インフルエンザウイルスは、環境に合わせてはげしくウイルス群内の変異体構成が変わることが知られています。いろんな変異をつくっておいて、Aという環境ならこの変異体が増える、Bという環境ならこっちの変異体が増えるという具合です。実に楽ちんに世の中をわたっているように見えて、無理にぶつかることもないし、周りの環境に合わせていけばいい。ウイルスが生物だとすれば、見習いたいような生き方ではあるな、と思いますね。

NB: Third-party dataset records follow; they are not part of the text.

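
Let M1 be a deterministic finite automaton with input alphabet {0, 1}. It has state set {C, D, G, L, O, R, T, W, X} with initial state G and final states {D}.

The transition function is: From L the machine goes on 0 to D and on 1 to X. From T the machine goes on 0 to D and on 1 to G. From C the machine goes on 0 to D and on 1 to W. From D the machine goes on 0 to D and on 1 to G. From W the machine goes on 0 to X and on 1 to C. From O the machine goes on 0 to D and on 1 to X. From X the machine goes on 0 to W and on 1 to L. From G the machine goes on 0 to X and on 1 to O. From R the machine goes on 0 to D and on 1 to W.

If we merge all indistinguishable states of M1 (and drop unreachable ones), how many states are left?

3

Reachable states from the start: {C,D,G,L,O,W,X}. Unreachable: {R,T} — drop them.
Start with accepting vs non-accepting: {D} | {C,G,L,O,W,X}.
Refine {C,G,L,O,W,X} on symbol 0: members go to different blocks, giving {G,W,X} and {C,L,O}.
The partition is now stable with 3 blocks: {D} | {G,W,X} | {C,L,O}.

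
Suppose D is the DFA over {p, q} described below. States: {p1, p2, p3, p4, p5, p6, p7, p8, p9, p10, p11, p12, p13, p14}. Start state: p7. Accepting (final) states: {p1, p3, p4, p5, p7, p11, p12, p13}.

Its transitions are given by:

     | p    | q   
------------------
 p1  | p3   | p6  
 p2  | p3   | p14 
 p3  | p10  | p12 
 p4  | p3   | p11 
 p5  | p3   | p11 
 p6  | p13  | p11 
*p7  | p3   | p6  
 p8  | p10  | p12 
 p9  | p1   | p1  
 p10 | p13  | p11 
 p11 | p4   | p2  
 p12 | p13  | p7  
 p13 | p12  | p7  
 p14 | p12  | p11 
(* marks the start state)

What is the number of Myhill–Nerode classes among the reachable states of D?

Reachable states from the start: {p2,p3,p4,p6,p7,p10,p11,p12,p13,p14}. Unreachable: {p1,p5,p8,p9} — drop them.
Initial partition by acceptance: {p3,p4,p7,p11,p12,p13} | {p2,p6,p10,p14}.
On input p, block {p3,p4,p7,p11,p12,p13} splits into {p4,p7,p11,p12,p13} and {p3}.
Split {p4,p7,p11,p12,p13} by δ(·,p) → {p11,p12,p13} and {p4,p7}.
Split {p11,p12,p13} by δ(·,p) → {p12,p13} and {p11}.
Refine {p2,p6,p10,p14} on symbol p: members go to different blocks, giving {p6,p10,p14} and {p2}.
On input q, block {p4,p7} splits into {p4} and {p7}.
Stable partition: {p12,p13} | {p6,p10,p14} | {p3} | {p4} | {p11} | {p2} | {p7} — 7 equivalence classes.

7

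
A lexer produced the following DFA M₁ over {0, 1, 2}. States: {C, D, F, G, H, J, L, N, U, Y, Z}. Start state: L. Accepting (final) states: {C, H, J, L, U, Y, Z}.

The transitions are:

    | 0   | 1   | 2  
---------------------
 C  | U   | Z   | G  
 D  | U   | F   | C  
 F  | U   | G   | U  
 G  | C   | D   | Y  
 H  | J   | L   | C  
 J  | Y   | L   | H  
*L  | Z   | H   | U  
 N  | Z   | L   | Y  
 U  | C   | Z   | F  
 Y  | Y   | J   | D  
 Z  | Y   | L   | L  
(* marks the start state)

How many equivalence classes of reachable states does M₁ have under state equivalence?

4

First remove the unreachable states {N}; 10 states remain.
Initial partition by acceptance: {C,H,J,L,U,Y,Z} | {D,F,G}.
On input 2, block {C,H,J,L,U,Y,Z} splits into {H,J,L,Z} and {C,U,Y}.
Refine {H,J,L,Z} on symbol 0: members go to different blocks, giving {J,Z} and {H,L}.
No further refinement is possible. Final partition (4 blocks): {J,Z} | {D,F,G} | {C,U,Y} | {H,L}.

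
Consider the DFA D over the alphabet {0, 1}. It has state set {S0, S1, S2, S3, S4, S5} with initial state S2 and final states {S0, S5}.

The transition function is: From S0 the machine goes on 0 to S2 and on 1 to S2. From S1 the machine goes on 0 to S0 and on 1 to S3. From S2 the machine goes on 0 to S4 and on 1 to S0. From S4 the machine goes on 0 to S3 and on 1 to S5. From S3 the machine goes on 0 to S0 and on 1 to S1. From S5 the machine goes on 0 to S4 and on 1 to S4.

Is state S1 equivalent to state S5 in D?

No

All states are reachable from the start state.
P0 = {S0,S5} | {S1,S2,S3,S4}.
Refine {S1,S2,S3,S4} on symbol 0: members go to different blocks, giving {S1,S3} and {S2,S4}.
Refine {S2,S4} on symbol 0: members go to different blocks, giving {S2} and {S4}.
Refine {S0,S5} on symbol 0: members go to different blocks, giving {S0} and {S5}.
Stable partition: {S0} | {S1,S3} | {S2} | {S4} | {S5} — 5 equivalence classes.
S1 and S5 end up in different blocks, so they are distinguishable. For instance, the string 'ε' is accepted from only S5.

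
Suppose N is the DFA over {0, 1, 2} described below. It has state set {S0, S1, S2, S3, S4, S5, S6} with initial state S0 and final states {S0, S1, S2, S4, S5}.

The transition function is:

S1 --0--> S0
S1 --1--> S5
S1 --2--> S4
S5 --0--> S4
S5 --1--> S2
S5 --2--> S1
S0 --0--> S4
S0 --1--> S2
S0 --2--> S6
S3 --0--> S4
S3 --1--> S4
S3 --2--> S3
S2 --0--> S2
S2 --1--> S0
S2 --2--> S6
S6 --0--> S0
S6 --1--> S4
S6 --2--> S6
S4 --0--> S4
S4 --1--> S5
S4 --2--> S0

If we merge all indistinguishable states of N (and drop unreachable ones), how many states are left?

States {S3} cannot be reached from the start state, so discard them.
Initial partition by acceptance: {S0,S1,S2,S4,S5} | {S6}.
On input 2, block {S0,S1,S2,S4,S5} splits into {S1,S4,S5} and {S0,S2}.
Refine {S1,S4,S5} on symbol 0: members go to different blocks, giving {S4,S5} and {S1}.
Refine {S4,S5} on symbol 1: members go to different blocks, giving {S4} and {S5}.
Refine {S0,S2} on symbol 0: members go to different blocks, giving {S0} and {S2}.
No further refinement is possible. Final partition (6 blocks): {S4} | {S6} | {S0} | {S1} | {S5} | {S2}.

6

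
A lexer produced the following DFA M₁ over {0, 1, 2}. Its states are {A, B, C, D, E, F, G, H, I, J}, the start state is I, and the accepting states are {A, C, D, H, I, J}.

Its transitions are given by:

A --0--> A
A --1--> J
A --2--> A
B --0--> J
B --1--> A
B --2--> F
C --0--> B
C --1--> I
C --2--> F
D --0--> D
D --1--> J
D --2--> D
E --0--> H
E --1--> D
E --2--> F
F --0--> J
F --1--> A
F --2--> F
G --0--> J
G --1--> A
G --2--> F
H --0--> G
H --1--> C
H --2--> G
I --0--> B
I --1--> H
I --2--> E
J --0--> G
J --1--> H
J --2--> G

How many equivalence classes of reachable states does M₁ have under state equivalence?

3

All states are reachable from the start state.
Start with accepting vs non-accepting: {A,C,D,H,I,J} | {B,E,F,G}.
Refine {A,C,D,H,I,J} on symbol 0: members go to different blocks, giving {C,H,I,J} and {A,D}.
Stable partition: {C,H,I,J} | {B,E,F,G} | {A,D} — 3 equivalence classes.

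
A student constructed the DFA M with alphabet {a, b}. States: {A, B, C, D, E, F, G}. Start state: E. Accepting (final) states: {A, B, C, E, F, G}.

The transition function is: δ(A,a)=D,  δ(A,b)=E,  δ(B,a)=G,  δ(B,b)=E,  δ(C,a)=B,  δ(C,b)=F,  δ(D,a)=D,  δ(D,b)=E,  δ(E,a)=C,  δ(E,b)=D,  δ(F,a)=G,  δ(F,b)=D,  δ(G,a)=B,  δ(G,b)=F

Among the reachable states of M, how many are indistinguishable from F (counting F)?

Reachable states from the start: {B,C,D,E,F,G}. Unreachable: {A} — drop them.
Initial partition by acceptance: {B,C,E,F,G} | {D}.
On input b, block {B,C,E,F,G} splits into {B,C,G} and {E,F}.
Stable partition: {B,C,G} | {D} | {E,F} — 3 equivalence classes.
The equivalence class containing F is {E,F}, of size 2.

2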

さて、生物は本当にいろんなデータが膨大にあり得て、物理化学の実験のように1つやればユニバーサルに当てはまるような具合にはまったくいきません。しかしそのファジーさこそ、生物が生き残るためには有用なのであって、もしある刺激に対してはこの反応というようにカチッと決まっていたら、たぶん生き残れない─おそらく、生物の戦略でしょうね。だから、これを解明しようとするならば、よほど多角的に見ていかなければいけません。これはこうだと言い切ってしまう生物系は、むしろ危ないと思うのです(笑)。ファジーさにはとことん付き合うつもりでいたほうが気楽だし、自分の言った説が必ず100%の事例に当てはまるのではないと認識しておくことは、後世の人のためでもあります。違うデータが出た時に「なんで俺のデータはそうならないんだ」って、迷うから。「いや、そういうデータがあってもいいんです(笑)」って。むしろその違いの理由探しこそが大切なのだと、いつも思っています。